Shigella flexneri is able to inhibit the acute inflammatory response in the initial stage of infection by using an effector protein, OspI, which is encoded by ORF169b on the Shigella large plasmid and secreted by the type III secretion system. It dampens the inflammatory response during bacterial invasion by suppressing the TNF-α-receptor-associated factor 6 (TRAF6)-mediated signalling pathway. OspI has glutamine deamidase activity, and is able to selectively deaminate glutamine at position 100 in UBC13 to glutamate, and this results in a failure of the E2 ubiquitin-conjugating activity which is required for TRAF6 activation.

Shigella flexneri host cells have created a way by which they try to prevent the bacteria from moving by preventing the bacteria actin based motility. This happens by inducing septin-cage formation inside the cells and trapping the bacteria so that they are immobilized, their reproduction is inhibited and the bacteria are targeted for autophagy. The shigella T3SS is regulated by various effector proteins. From these the kinase effector OspG has been proven to facilitate escaping from the septic-cage. The injection of the effector protein into the host cells reduces CAND1 (substrate introducing protein) association with the Cullin-RING-ubiquitin ligases (CRLs) (E3 ubiquitin-ligases) due to phosphorylation by the OspG kinase effector.
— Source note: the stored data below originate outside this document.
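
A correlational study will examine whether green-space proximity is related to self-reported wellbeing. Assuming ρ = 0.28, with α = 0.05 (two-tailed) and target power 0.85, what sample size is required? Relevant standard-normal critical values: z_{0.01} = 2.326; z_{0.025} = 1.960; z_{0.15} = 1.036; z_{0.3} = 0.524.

n = 112

Fisher's z: C = ½·ln((1+r)/(1−r)) = ½·ln(1.7778) = 0.2877.
n = ((z_{α/2} + z_β)/C)² + 3.
(1.960 + 1.036) / 0.2877 = 2.996 / 0.2877 = 10.414.
n = 10.414² + 3 = 108.44 + 3 = 111.4.
Round up.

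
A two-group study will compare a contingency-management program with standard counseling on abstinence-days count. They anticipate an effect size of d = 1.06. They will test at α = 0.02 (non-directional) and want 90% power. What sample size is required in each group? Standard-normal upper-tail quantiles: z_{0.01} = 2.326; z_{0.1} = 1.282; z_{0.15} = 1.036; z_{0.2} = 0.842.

For two independent groups with equal n: n = 2·((z_{α/2} + z_β) / d)².
z_{α/2} + z_β = 2.326 + 1.282 = 3.608.
n = 2 × (3.608 / 1.06)² = 2 × 3.404² = 2 × 11.59 = 23.2.
Round up to the next whole participant.

n = 24 per group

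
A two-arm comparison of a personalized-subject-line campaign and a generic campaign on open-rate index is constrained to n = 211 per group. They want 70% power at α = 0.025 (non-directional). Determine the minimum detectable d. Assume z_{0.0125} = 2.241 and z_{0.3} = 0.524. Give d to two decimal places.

d_min ≈ 0.27

For two independent groups of n = 211 each: d_min = (z_{α/2} + z_β)·√(2/n).
z-sum = 2.241 + 0.524 = 2.765.
d_min = 2.765 × √(2/211) = 2.765 × 0.0974 = 0.269.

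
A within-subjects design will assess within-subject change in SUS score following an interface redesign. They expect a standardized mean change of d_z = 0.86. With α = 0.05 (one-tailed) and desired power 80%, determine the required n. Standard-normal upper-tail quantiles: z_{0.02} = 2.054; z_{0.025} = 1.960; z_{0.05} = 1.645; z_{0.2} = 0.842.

For a paired (one-sample on differences) test: n = ((z_{α} + z_β) / d)².
z_{α} + z_β = 1.645 + 0.842 = 2.487.
n = (2.487 / 0.86)² = 2.892² = 8.36.
Round up.

n = 9 pairs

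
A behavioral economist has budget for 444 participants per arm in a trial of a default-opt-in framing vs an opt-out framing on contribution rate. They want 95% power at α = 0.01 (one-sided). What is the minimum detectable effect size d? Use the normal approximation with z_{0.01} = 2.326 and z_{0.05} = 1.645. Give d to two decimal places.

d_min ≈ 0.27

For two independent groups of n = 444 each: d_min = (z_{α} + z_β)·√(2/n).
z-sum = 2.326 + 1.645 = 3.971.
d_min = 3.971 × √(2/444) = 3.971 × 0.0671 = 0.267.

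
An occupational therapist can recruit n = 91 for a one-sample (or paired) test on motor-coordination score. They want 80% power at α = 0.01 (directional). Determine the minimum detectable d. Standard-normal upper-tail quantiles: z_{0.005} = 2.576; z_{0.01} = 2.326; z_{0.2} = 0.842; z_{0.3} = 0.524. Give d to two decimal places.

For a single sample (or paired design) of n = 91: d_min = (z_{α} + z_β)/√n.
z-sum = 2.326 + 0.842 = 3.168.
d_min = 3.168 / √91 = 3.168 / 9.539 = 0.332.

d_min ≈ 0.33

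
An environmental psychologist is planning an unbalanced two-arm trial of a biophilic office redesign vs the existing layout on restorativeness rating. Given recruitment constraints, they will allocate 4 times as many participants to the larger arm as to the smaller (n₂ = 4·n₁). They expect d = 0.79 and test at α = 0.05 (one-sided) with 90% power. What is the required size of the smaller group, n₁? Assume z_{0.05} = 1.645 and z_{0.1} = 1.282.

With allocation ratio k = n₂/n₁ = 4, Var(x̄₁−x̄₂) = σ²(1/n₁ + 1/(k·n₁)) = σ²·(k+1)/(k·n₁).
So n₁ = (1 + 1/k)·((z_{α} + z_β)/d)² = 1.250 × (2.927/0.79)².
n₁ = 1.250 × 13.73 = 17.2.
Round up: n₁ = 18, giving n₂ = 4 × 18 = 72.

n₁ = 18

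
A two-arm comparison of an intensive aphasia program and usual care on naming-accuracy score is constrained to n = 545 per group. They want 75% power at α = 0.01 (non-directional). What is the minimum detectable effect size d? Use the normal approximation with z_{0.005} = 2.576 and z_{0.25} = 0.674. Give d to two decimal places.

d_min ≈ 0.20

For two independent groups of n = 545 each: d_min = (z_{α/2} + z_β)·√(2/n).
z-sum = 2.576 + 0.674 = 3.250.
d_min = 3.250 × √(2/545) = 3.250 × 0.0606 = 0.197.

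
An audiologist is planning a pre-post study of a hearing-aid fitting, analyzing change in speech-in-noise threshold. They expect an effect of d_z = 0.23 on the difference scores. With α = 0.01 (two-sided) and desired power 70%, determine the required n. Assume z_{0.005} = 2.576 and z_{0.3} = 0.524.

For a paired (one-sample on differences) test: n = ((z_{α/2} + z_β) / d)².
z_{α/2} + z_β = 2.576 + 0.524 = 3.100.
n = (3.100 / 0.23)² = 13.478² = 181.66.
Round up.

n = 182 pairs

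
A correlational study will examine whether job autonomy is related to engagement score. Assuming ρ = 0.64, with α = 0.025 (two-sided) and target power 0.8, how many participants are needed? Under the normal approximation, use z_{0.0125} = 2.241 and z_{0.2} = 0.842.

n = 20

Fisher's z: C = ½·ln((1+r)/(1−r)) = ½·ln(4.5556) = 0.7582.
n = ((z_{α/2} + z_β)/C)² + 3.
(2.241 + 0.842) / 0.7582 = 3.083 / 0.7582 = 4.066.
n = 4.066² + 3 = 16.53 + 3 = 19.5.
Round up.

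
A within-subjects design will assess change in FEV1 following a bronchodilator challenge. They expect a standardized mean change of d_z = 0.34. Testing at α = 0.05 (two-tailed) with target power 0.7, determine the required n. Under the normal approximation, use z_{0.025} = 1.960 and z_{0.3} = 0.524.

For a paired (one-sample on differences) test: n = ((z_{α/2} + z_β) / d)².
z_{α/2} + z_β = 1.960 + 0.524 = 2.484.
n = (2.484 / 0.34)² = 7.306² = 53.38.
Round up.

n = 54 pairs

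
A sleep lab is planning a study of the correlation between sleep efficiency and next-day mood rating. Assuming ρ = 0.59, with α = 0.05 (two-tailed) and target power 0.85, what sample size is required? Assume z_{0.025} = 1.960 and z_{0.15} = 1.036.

Fisher's z: C = ½·ln((1+r)/(1−r)) = ½·ln(3.8780) = 0.6777.
n = ((z_{α/2} + z_β)/C)² + 3.
(1.960 + 1.036) / 0.6777 = 2.996 / 0.6777 = 4.421.
n = 4.421² + 3 = 19.54 + 3 = 22.5.
Round up.

n = 23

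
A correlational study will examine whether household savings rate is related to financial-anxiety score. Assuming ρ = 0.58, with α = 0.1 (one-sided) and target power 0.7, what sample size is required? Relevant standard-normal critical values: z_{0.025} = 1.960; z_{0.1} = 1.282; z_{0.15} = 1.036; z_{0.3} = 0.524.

Fisher's z: C = ½·ln((1+r)/(1−r)) = ½·ln(3.7619) = 0.6625.
n = ((z_{α} + z_β)/C)² + 3.
(1.282 + 0.524) / 0.6625 = 1.806 / 0.6625 = 2.726.
n = 2.726² + 3 = 7.43 + 3 = 10.4.
Round up.

n = 11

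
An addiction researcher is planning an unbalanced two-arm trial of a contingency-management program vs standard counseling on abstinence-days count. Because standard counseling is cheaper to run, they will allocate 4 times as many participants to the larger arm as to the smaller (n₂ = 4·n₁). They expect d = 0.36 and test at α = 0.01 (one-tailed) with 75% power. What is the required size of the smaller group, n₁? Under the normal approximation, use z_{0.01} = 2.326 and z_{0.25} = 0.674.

n₁ = 87

With allocation ratio k = n₂/n₁ = 4, Var(x̄₁−x̄₂) = σ²(1/n₁ + 1/(k·n₁)) = σ²·(k+1)/(k·n₁).
So n₁ = (1 + 1/k)·((z_{α} + z_β)/d)² = 1.250 × (3.000/0.36)².
n₁ = 1.250 × 69.44 = 86.8.
Round up: n₁ = 87, giving n₂ = 4 × 87 = 348.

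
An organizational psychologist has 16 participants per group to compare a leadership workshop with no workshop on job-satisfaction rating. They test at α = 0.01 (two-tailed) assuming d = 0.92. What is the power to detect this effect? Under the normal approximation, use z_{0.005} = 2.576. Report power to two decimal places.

For two equal groups, power = Φ(d·√(n/2) − z_{α/2}).
d·√(n/2) = 0.92 × √(16/2) = 0.92 × 2.828 = 2.602.
z_β = 2.602 − 2.576 = 0.026.
Power = Φ(0.026) = 0.510.

power ≈ 0.51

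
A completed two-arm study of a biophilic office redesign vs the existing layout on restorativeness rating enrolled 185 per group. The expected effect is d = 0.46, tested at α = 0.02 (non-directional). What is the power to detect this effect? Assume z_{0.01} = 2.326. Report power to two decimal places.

power ≈ 0.98

For two equal groups, power = Φ(d·√(n/2) − z_{α/2}).
d·√(n/2) = 0.46 × √(185/2) = 0.46 × 9.618 = 4.424.
z_β = 4.424 − 2.326 = 2.098.
Power = Φ(2.098) = 0.982.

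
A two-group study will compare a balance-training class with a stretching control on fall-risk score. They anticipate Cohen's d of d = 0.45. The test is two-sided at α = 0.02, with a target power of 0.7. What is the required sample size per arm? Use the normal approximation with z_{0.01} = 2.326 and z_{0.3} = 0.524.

For two independent groups with equal n: n = 2·((z_{α/2} + z_β) / d)².
z_{α/2} + z_β = 2.326 + 0.524 = 2.850.
n = 2 × (2.850 / 0.45)² = 2 × 6.333² = 2 × 40.11 = 80.2.
Round up to the next whole participant.

n = 81 per group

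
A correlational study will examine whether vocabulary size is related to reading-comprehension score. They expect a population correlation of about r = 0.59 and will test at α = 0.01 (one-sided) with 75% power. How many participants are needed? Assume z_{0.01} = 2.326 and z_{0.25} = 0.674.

n = 23

Fisher's z: C = ½·ln((1+r)/(1−r)) = ½·ln(3.8780) = 0.6777.
n = ((z_{α} + z_β)/C)² + 3.
(2.326 + 0.674) / 0.6777 = 3.000 / 0.6777 = 4.427.
n = 4.427² + 3 = 19.60 + 3 = 22.6.
Round up.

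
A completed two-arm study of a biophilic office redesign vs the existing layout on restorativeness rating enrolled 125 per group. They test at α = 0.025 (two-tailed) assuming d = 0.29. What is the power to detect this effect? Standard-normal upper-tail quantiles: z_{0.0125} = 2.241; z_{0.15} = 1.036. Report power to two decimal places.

For two equal groups, power = Φ(d·√(n/2) − z_{α/2}).
d·√(n/2) = 0.29 × √(125/2) = 0.29 × 7.906 = 2.293.
z_β = 2.293 − 2.241 = 0.052.
Power = Φ(0.052) = 0.521.

power ≈ 0.52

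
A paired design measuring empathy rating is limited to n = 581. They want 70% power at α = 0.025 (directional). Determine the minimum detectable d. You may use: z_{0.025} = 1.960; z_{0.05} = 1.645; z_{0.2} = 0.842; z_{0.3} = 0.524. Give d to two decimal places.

d_min ≈ 0.10

For a single sample (or paired design) of n = 581: d_min = (z_{α} + z_β)/√n.
z-sum = 1.960 + 0.524 = 2.484.
d_min = 2.484 / √581 = 2.484 / 24.104 = 0.103.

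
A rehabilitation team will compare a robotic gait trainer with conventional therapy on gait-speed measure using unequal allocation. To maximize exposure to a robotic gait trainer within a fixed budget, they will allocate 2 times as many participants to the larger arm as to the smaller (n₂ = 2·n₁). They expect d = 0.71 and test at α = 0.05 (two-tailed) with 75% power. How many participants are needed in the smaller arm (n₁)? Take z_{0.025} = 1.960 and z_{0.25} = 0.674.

n₁ = 21

With allocation ratio k = n₂/n₁ = 2, Var(x̄₁−x̄₂) = σ²(1/n₁ + 1/(k·n₁)) = σ²·(k+1)/(k·n₁).
So n₁ = (1 + 1/k)·((z_{α/2} + z_β)/d)² = 1.500 × (2.634/0.71)².
n₁ = 1.500 × 13.76 = 20.6.
Round up: n₁ = 21, giving n₂ = 2 × 21 = 42.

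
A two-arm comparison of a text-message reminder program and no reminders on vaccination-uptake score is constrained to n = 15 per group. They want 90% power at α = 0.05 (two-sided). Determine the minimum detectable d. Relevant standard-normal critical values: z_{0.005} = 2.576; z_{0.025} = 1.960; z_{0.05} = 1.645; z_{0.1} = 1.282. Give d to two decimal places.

d_min ≈ 1.18

For two independent groups of n = 15 each: d_min = (z_{α/2} + z_β)·√(2/n).
z-sum = 1.960 + 1.282 = 3.242.
d_min = 3.242 × √(2/15) = 3.242 × 0.3651 = 1.184.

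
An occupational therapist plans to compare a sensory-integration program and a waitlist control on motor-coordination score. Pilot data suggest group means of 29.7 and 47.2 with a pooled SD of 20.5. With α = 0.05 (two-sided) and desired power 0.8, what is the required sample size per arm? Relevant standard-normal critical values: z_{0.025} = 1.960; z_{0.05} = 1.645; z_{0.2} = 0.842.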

This leads to an altered ubiquitination landscape in the cells as right substrate proteins are not introduces. The altered ubiquitination has proven to affect also septins by inducing their ubiquitination compared to non-infected state. This ubiquitination prevents them from forming higher filamentous septin structures needed for septin-ring formation as the septin monomers cannot interact normally with each other. This is just one of the factors which highlight the T3SS effect on evading the host cell immune responses.